Overall though, these new episodes present a much stronger path forward for the series. It's a show that is no longer just mimicking what happened before on The Good Wife. In the first season, it always felt like they were bringing in the most memorable guest stars from that show (Carrie Preston, Gary Cole, Matthew Perry) or repeating stories that already worked over there (founding partner doesn't like the way the firm is being currently managed leading to a shakeup). Anything new was being handled much more tentatively. But now, the creative team is much more confident about the product that they are working on here. It also helps that there will be 13 episodes this season.
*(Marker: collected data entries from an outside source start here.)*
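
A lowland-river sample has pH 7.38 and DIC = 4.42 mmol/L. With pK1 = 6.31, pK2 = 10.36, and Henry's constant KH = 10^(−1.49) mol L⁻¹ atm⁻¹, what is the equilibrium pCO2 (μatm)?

pCO2 = 1.07×10^4 μatm

α₀ = 1 / (1 + K1/[H⁺] + K1K2/[H⁺]²) = 1 / (1 + 10^+1.07 + 10^-1.91)
   = 1 / (1 + 11.749 + 0.012303) = 1/12.761 = 0.07836
[CO2*] = α₀ × DIC = 0.07836 × 4.42 = 0.3464 mmol/L
pCO2 = [CO2*]/KH = 3.464×10^-4 / 3.236×10^-2 = 1.07×10^4 μatm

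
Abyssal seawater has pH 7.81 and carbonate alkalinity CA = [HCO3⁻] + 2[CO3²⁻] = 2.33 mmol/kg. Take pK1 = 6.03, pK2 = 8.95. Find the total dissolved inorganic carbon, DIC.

DIC = 2.22 mmol/kg

CA = [HCO3⁻] + 2[CO3²⁻] = (α₁ + 2α₂)·DIC
At pH 7.81: [H⁺]/K1 = 10^-1.78 = 0.016596, K2/[H⁺] = 10^-1.14 = 0.072444
α₁ = 1/(1 + 0.016596 + 0.072444) = 1/1.0890 = 0.9182; α₂ = α₁·K2/[H⁺] = 0.06652
α₁ + 2α₂ = 1.0513
DIC = CA / (α₁ + 2α₂) = 2.33 / 1.0513 = 2.22 mmol/kg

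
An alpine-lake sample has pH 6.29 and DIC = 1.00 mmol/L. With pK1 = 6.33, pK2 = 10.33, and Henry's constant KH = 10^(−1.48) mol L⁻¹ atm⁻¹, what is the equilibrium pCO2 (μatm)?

α₀ = 1 / (1 + K1/[H⁺] + K1K2/[H⁺]²) = 1 / (1 + 10^-0.04 + 10^-4.08)
   = 1 / (1 + 0.91201 + 8.3176×10^-5) = 1/1.9121 = 0.5230
[CO2*] = α₀ × DIC = 0.5230 × 1.00 = 0.5230 mmol/L
pCO2 = [CO2*]/KH = 5.230×10^-4 / 3.311×10^-2 = 1.58×10^4 μatm

pCO2 = 1.58×10^4 μatm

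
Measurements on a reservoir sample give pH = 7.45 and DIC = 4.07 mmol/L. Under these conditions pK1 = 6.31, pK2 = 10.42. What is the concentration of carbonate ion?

[CO3²⁻] = 4.06 μmol/L

α₂ = 1 / (1 + [H⁺]/K2 + [H⁺]²/(K1K2)) = 1 / (1 + 10^+2.97 + 10^+1.83)
   = 1 / (1 + 933.25 + 67.608) = 1/1001.9 = 0.0009981
[CO3²⁻] = α₂ × DIC = 0.0009981 × 4.07 = 0.00406 mmol/L = 4.06 μmol/L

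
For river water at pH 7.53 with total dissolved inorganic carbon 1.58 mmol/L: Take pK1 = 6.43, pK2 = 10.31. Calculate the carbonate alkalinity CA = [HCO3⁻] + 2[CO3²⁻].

CA = [HCO3⁻] + 2[CO3²⁻] = (α₁ + 2α₂)·DIC
At pH 7.53: [H⁺]/K1 = 10^-1.10 = 0.079433, K2/[H⁺] = 10^-2.78 = 0.0016596
α₁ = 1/(1 + 0.079433 + 0.0016596) = 1/1.0811 = 0.9250; α₂ = α₁·K2/[H⁺] = 0.001535
α₁ + 2α₂ = 0.9281
CA = 0.9281 × 1.58 = 1.47 mmol/L

CA = 1.47 mmol/L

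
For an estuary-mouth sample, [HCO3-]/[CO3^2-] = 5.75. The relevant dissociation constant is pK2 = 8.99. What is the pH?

pH = 8.23

From K2 = [H⁺][CO3^2-]/[HCO3-]:  pH = pK2 − log₁₀([HCO3-]/[CO3^2-])
log₁₀(5.75) = +0.760
pH = 8.99 − (+0.760) = 8.23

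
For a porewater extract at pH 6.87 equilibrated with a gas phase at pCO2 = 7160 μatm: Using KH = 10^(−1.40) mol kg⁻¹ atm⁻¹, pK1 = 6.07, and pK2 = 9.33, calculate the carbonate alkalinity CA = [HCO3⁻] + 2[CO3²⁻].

CA = 1.81 mmol/kg

[CO2*] = KH · pCO2 = 10^(−1.40) × 7160×10^-6 = 2.850×10^-4 mol/kg
α₀ = 1/(1 + K1/[H⁺] + K1K2/[H⁺]²) = 1/(1 + 10^+0.80 + 10^-1.66) = 0.1364
DIC = [CO2*]/α₀ = 2.850×10^-4 / 0.1364 = 2.090 mmol/kg
CA = (α₁ + 2α₂)·DIC = (0.8606 + 2×0.002984) × 2.090 = 1.81 mmol/kg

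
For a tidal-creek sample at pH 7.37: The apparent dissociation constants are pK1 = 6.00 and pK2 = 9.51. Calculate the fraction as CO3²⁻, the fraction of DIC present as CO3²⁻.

α₂ = 0.00690

α₂ = 1 / (1 + [H⁺]/K2 + [H⁺]²/(K1K2)) = 1 / (1 + 10^+2.14 + 10^+0.77)
   = 1 / (1 + 138.04 + 5.8884) = 1/144.93 = 0.006900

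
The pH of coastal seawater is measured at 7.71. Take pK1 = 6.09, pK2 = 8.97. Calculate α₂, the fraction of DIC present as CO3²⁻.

α₂ = 1 / (1 + [H⁺]/K2 + [H⁺]²/(K1K2)) = 1 / (1 + 10^+1.26 + 10^-0.36)
   = 1 / (1 + 18.197 + 0.43652) = 1/19.634 = 0.05093

α₂ = 0.0509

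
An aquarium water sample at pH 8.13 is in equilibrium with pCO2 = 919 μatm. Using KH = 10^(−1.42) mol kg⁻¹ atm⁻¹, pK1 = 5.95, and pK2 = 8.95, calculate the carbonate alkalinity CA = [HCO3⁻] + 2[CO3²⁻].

[CO2*] = KH · pCO2 = 10^(−1.42) × 919×10^-6 = 3.494×10^-5 mol/kg
α₀ = 1/(1 + K1/[H⁺] + K1K2/[H⁺]²) = 1/(1 + 10^+2.18 + 10^+1.36) = 0.005706
DIC = [CO2*]/α₀ = 3.494×10^-5 / 0.005706 = 6.124 mmol/kg
CA = (α₁ + 2α₂)·DIC = (0.8636 + 2×0.1307) × 6.124 = 6.89 mmol/kg

CA = 6.89 mmol/kg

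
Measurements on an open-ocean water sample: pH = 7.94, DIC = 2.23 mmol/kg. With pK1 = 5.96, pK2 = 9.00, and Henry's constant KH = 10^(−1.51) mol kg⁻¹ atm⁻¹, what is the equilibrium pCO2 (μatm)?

α₀ = 1 / (1 + K1/[H⁺] + K1K2/[H⁺]²) = 1 / (1 + 10^+1.98 + 10^+0.92)
   = 1 / (1 + 95.499 + 8.3176) = 1/104.82 = 0.009540
[CO2*] = α₀ × DIC = 0.009540 × 2.23 = 0.02128 mmol/kg
pCO2 = [CO2*]/KH = 2.128×10^-5 / 3.090×10^-2 = 688 μatm

pCO2 = 688 μatm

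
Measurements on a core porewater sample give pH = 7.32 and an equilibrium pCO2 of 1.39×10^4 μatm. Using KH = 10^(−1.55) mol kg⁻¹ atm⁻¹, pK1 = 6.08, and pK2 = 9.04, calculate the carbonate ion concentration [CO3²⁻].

[CO3²⁻] = 0.130 mmol/kg

[CO2*] = KH · pCO2 = 10^(−1.55) × 1.39×10^4×10^-6 = 3.918×10^-4 mol/kg
α₀ = 1/(1 + K1/[H⁺] + K1K2/[H⁺]²) = 1/(1 + 10^+1.24 + 10^-0.48) = 0.05345
DIC = [CO2*]/α₀ = 3.918×10^-4 / 0.05345 = 7.329 mmol/kg
[CO3²⁻] = α₂·DIC; α₂ = 0.01770, so [CO3²⁻] = 0.01770 × 7.329 = 0.130 mmol/kg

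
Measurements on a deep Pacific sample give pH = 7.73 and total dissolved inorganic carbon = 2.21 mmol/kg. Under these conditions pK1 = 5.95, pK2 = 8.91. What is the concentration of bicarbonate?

α₁ = 1 / (1 + [H⁺]/K1 + K2/[H⁺]) = 1 / (1 + 10^-1.78 + 10^-1.18)
   = 1 / (1 + 0.016596 + 0.066069) = 1/1.0827 = 0.9236
[HCO3⁻] = α₁ × DIC = 0.9236 × 2.21 = 2.04 mmol/kg

[HCO3⁻] = 2.04 mmol/kg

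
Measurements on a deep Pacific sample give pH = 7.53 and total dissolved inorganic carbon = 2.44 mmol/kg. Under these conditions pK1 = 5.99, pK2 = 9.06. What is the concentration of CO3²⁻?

α₂ = 1 / (1 + [H⁺]/K2 + [H⁺]²/(K1K2)) = 1 / (1 + 10^+1.53 + 10^-0.01)
   = 1 / (1 + 33.884 + 0.97724) = 1/35.862 = 0.02788
[CO3²⁻] = α₂ × DIC = 0.02788 × 2.44 = 0.0680 mmol/kg

[CO3²⁻] = 0.0680 mmol/kg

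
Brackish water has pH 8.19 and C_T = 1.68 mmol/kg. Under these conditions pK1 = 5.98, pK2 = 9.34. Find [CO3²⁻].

[CO3²⁻] = 0.110 mmol/kg

α₂ = 1 / (1 + [H⁺]/K2 + [H⁺]²/(K1K2)) = 1 / (1 + 10^+1.15 + 10^-1.06)
   = 1 / (1 + 14.125 + 0.087096) = 1/15.212 = 0.06574
[CO3²⁻] = α₂ × DIC = 0.06574 × 1.68 = 0.110 mmol/kg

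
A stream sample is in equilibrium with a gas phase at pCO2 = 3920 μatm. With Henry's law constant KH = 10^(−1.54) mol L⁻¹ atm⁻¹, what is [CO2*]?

KH = 10^(−1.54) = 2.884×10^-2 mol L⁻¹ atm⁻¹
[CO2*] = KH · pCO2 = 2.884×10^-2 × 3920×10^-6 atm = 1.13×10^-4 mol/L

[CO2*] = 113 μmol/L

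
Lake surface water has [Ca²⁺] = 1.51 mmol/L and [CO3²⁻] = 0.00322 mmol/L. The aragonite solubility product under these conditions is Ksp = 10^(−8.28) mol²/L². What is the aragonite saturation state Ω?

Ω = 0.926

Ksp = 10^(−8.28) = 5.248×10^-9
Ω = [Ca²⁺][CO3²⁻]/Ksp = (1.51×10^-3)(0.00322×10^-3) / 5.248×10^-9 = 0.926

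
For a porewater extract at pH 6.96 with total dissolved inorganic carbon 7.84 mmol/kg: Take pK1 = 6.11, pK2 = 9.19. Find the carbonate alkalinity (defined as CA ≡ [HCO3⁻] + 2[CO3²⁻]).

CA = [HCO3⁻] + 2[CO3²⁻] = (α₁ + 2α₂)·DIC
At pH 6.96: [H⁺]/K1 = 10^-0.85 = 0.14125, K2/[H⁺] = 10^-2.23 = 0.0058884
α₁ = 1/(1 + 0.14125 + 0.0058884) = 1/1.1471 = 0.8717; α₂ = α₁·K2/[H⁺] = 0.005133
α₁ + 2α₂ = 0.8820
CA = 0.8820 × 7.84 = 6.91 mmol/kg

CA = 6.91 mmol/kg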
For a team that was used to 22 episodes a year, only doing ten in the first season was quite an adjustment that they didn't exactly know how to arc. This time around it still feels like the same show in structure for each individual episode. But each one has a purpose as well. There's a desire to make each one work individually in the style while building to a collective goal. Thirteen is just more fun to play around in and be experimental. There's one aspect of Diane's story in particular that I was surprised to see introduce in the premiere and continue in future episodes. It's weird and strange for that particular character while also surprisingly making sense in context of the show's overall message this year. The world has gotten insane. And thus, The Good Fight is pushing that level of insanity even further - while just yelling "fuck!" a whole lot more.